A wet weekend in Milan

Accommodations were scarce in Milan on the weekend we planned to visit because of several events going on in the city including the Milan Marathon.  Sonja managed to find us two nights in an apartment a little outside the city centre.  This modern apartment with paper thin walls (and a screaming baby as a neighbour) lacked character, in stark contrast to the museum-like apartment in Florence.  It was less than ideal, but it was across the street from a Metro station giving us easy access to the entire city.  This was the smallest apartment we stayed in – a loft bedroom with twin beds and a double bed in the living area – but it was also the cheapest.  For two nights, it was sufficient to meet our needs.

As the second largest city in Italy (Rome is the largest), Milan is the main industrial, commercial and financial centre of Italy.  The city is recognized as a major world fashion and design capital with 12,000 companies, 800 show rooms, and 6,000 sales outlets, and four weeks dedicated to top design shows each year.  It is also well-known for several international events and fairs, including Milan Fashion Week and the Milan Furniture Fair, which was one of the events happening during the weekend we were there.

But we were there for the marathon so the first order of business was a visit to the race expo where Sonja picked up her race kit, after which we headed towards the historic centre to check out the sights – in the pouring rain.  In fact, it rained from the minute we arrived on Saturday afternoon until we left on Monday morning.

We found the Castello Sforzesco, one of the most famous monuments in Milan dating back to the 14th century, and wandered around the grounds for a short while; you could easily spend an entire day going through the twelve mini-museums and large archives that cover a vast array of subjects and periods from Palaeolithic history through to 1950s furniture of all things. The Castello complex includes The Museum of Ancient Art, The Furniture Museum, The Museum of Musical Instruments and the Applied Arts Collection, The Egyptian and Prehistoric sections of the Archaeological Museum and the Achille Bertarelli Print Collection. The best known of the current civic museums is the Pinacoteca del Castello Sforzesco, with an art collection which includes Michelangelo’s last sculpture, the Rondanini Pietà, Andrea Mantegna’s Trivulzio Madonna and Leonardo da Vinci’s Codex Trivulzianus manuscript. During the 15thcentury, this castle was home to the aristocratic court of Lovico ‘il Moro’ Sforza, patron of Leonardo da Vinci.  Of course, we didn’t have time to visit any of these museums.

The highlight that afternoon was a visit to the Duomo.  This gothic cathedral took over five centuries to build; it is the third largest cathedral in the world and the largest gothic cathedral in the world.  To say it was impressive would be an understatement.  We entered the cathedral during mass and so we were privy to the medley of sounds of the organ, the choir and the priests.

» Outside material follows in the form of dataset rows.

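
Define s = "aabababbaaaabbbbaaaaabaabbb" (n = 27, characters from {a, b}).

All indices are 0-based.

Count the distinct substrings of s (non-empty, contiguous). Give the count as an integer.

sorted suffixes:
  #0 SA[0]=16  'aaaaabaabbb'
  #1 SA[1]=17  'aaaabaabbb'
  #2 SA[2]=8  'aaaabbbbaaaaabaabbb'
  #3 SA[3]=18  'aaabaabbb'
  #4 SA[4]=9  'aaabbbbaaaaabaabbb'
  #5 SA[5]=19  'aabaabbb'
  #6 SA[6]=0  'aabababbaaaabbbbaaaaabaabbb'
  #7 SA[7]=22  'aabbb'
  #8 SA[8]=10  'aabbbbaaaaabaabbb'
  #9 SA[9]=20  'abaabbb'
  #10 SA[10]=1  'abababbaaaabbbbaaaaabaabbb'
  #11 SA[11]=3  'ababbaaaabbbbaaaaabaabbb'
  #12 SA[12]=5  'abbaaaabbbbaaaaabaabbb'
  #13 SA[13]=23  'abbb'
  #14 SA[14]=11  'abbbbaaaaabaabbb'
  #15 SA[15]=26  'b'
  #16 SA[16]=15  'baaaaabaabbb'
  #17 SA[17]=7  'baaaabbbbaaaaabaabbb'
  #18 SA[18]=21  'baabbb'
  #19 SA[19]=2  'bababbaaaabbbbaaaaabaabbb'
  #20 SA[20]=4  'babbaaaabbbbaaaaabaabbb'
  #21 SA[21]=25  'bb'
  #22 SA[22]=14  'bbaaaaabaabbb'
  #23 SA[23]=6  'bbaaaabbbbaaaaabaabbb'
  #24 SA[24]=24  'bbb'
  #25 SA[25]=13  'bbbaaaaabaabbb'
  #26 SA[26]=12  'bbbbaaaaabaabbb'

SA = [16, 17, 8, 18, 9, 19, 0, 22, 10, 20, 1, 3, 5, 23, 11, 26, 15, 7, 21, 2, 4, 25, 14, 6, 24, 13, 12]
rank  pair      lcp
   1  s[16:],s[17:]  4  'aaaa'
   2  s[17:],s[8:]  5  'aaaab'
   3  s[8:],s[18:]  3  'aaa'
   4  s[18:],s[9:]  4  'aaab'
   5  s[9:],s[19:]  2  'aa'
   6  s[19:],s[0:]  4  'aaba'
   7  s[0:],s[22:]  3  'aab'
   8  s[22:],s[10:]  5  'aabbb'
   9  s[10:],s[20:]  1  'a'
  10  s[20:],s[1:]  3  'aba'
  11  s[1:],s[3:]  4  'abab'
  12  s[3:],s[5:]  2  'ab'
  13  s[5:],s[23:]  3  'abb'
  14  s[23:],s[11:]  4  'abbb'
  15  s[11:],s[26:]  0  ''
  16  s[26:],s[15:]  1  'b'
  17  s[15:],s[7:]  5  'baaaa'
  18  s[7:],s[21:]  3  'baa'
  19  s[21:],s[2:]  2  'ba'
  20  s[2:],s[4:]  3  'bab'
  21  s[4:],s[25:]  1  'b'
  22  s[25:],s[14:]  2  'bb'
  23  s[14:],s[6:]  6  'bbaaaa'
  24  s[6:],s[24:]  2  'bb'
  25  s[24:],s[13:]  3  'bbb'
  26  s[13:],s[12:]  3  'bbb'

n(n+1)/2 = 27·28/2 = 378
Σ LCP = 0 + 4 + 5 + 3 + 4 + 2 + 4 + 3 + 5 + 1 + 3 + 4 + 2 + 3 + 4 + 0 + 1 + 5 + 3 + 2 + 3 + 1 + 2 + 6 + 2 + 3 + 3 = 78
distinct = 378 − 78 = 300

300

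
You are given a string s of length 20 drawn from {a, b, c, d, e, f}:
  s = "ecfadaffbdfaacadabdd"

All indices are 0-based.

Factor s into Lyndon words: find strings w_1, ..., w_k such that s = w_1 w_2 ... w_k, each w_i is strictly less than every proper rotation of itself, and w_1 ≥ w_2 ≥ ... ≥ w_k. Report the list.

["e", "cf", "adaffbdf", "aacadabdd"]

emit factor 1: 'e' (i=0, period=1)
emit factor 2: 'cf' (i=1, period=2)
emit factor 3: 'adaffbdf' (i=3, period=8)
emit factor 4: 'aacadabdd' (i=11, period=9)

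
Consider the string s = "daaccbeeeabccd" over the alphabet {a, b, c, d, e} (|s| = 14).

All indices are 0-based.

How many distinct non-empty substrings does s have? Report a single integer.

94

rank→(start, suffix):
  0 → (1, 'aaccbeeeabccd')
  1 → (9, 'abccd')
  2 → (2, 'accbeeeabccd')
  3 → (10, 'bccd')
  4 → (5, 'beeeabccd')
  5 → (4, 'cbeeeabccd')
  6 → (3, 'ccbeeeabccd')
  7 → (11, 'ccd')
  8 → (12, 'cd')
  9 → (13, 'd')
  10 → (0, 'daaccbeeeabccd')
  11 → (8, 'eabccd')
  12 → (7, 'eeabccd')
  13 → (6, 'eeeabccd')

SA = [1, 9, 2, 10, 5, 4, 3, 11, 12, 13, 0, 8, 7, 6]
rank  pair      lcp
   1  s[1:],s[9:]  1  'a'
   2  s[9:],s[2:]  1  'a'
   3  s[2:],s[10:]  0  ''
   4  s[10:],s[5:]  1  'b'
   5  s[5:],s[4:]  0  ''
   6  s[4:],s[3:]  1  'c'
   7  s[3:],s[11:]  2  'cc'
   8  s[11:],s[12:]  1  'c'
   9  s[12:],s[13:]  0  ''
  10  s[13:],s[0:]  1  'd'
  11  s[0:],s[8:]  0  ''
  12  s[8:],s[7:]  1  'e'
  13  s[7:],s[6:]  2  'ee'

n(n+1)/2 = 14·15/2 = 105
Σ LCP = 0 + 1 + 1 + 0 + 1 + 0 + 1 + 2 + 1 + 0 + 1 + 0 + 1 + 2 = 11
distinct = 105 − 11 = 94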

On Sunday, Sonja arose before dawn to find her way to the marathon starting point. It was still raining and it was quite cold.  Chris and I thought of her as we stayed behind in our cosy beds (yes, we had the twin beds in the loft) sipping our espresso coffee.  We could easily have just lounged around all day, but we pushed ourselves and went back to the historic centre to do a little more sightseeing.  Imagine our surprise when we found ourselves next to the marathon route when we exited the subway in front of the Duomo.  We watched the runners for about a half an hour, clapping and cheering them on as loudly as we could even though the handful of other spectators lining the course were as quiet as church mice and kept darting puzzled looks our way.  We were even more surprised and pleased to see my sister heading our way – we couldn’t have planned it any better.  Chris managed to get a few photos of her as she made her way through the piazza.  I think she was happy to see our familiar faces even though she still had 16 km to go.

We went into the Duomo for a second look and I was surprised to see so many things I had missed the day before, like the huge crucifex hanging high above the alter at the front of the church, reputed to have one of the nails from the cross Christ died on.  After climbing 250 steps to the roof top, we stood outside on the Duomo roof in absolute awe.  Even though it was raining steadily, we walked slowly around the entire perimeter of the Duomo, taking in all the fine details of the gothic spires that were adorned by over 2000 statues.  I have never seen anything quite like it.

Off to the side of the piazza, we discovered the Galleria Vittorio Emanuele II, where we joined hordes of tourists seeking shelter from the rain under the double glass vaulted arcades. Apparently, this Milanese Galleria, larger in scale than its predecessors, was an important step in the evolution of the modern glazed and enclosed shopping mall. It has inspired the use of the term galleria for many other shopping arcades and malls.

We only spent a weekend in Milan but it was enough time to see the most important and memorable sights.  We found the city to be rather drab, an impression that I don’t think was entirely influenced by the dismal weather.  It seemed ironic that some of the world’s leading fashion designers came from such a dull and dreary place.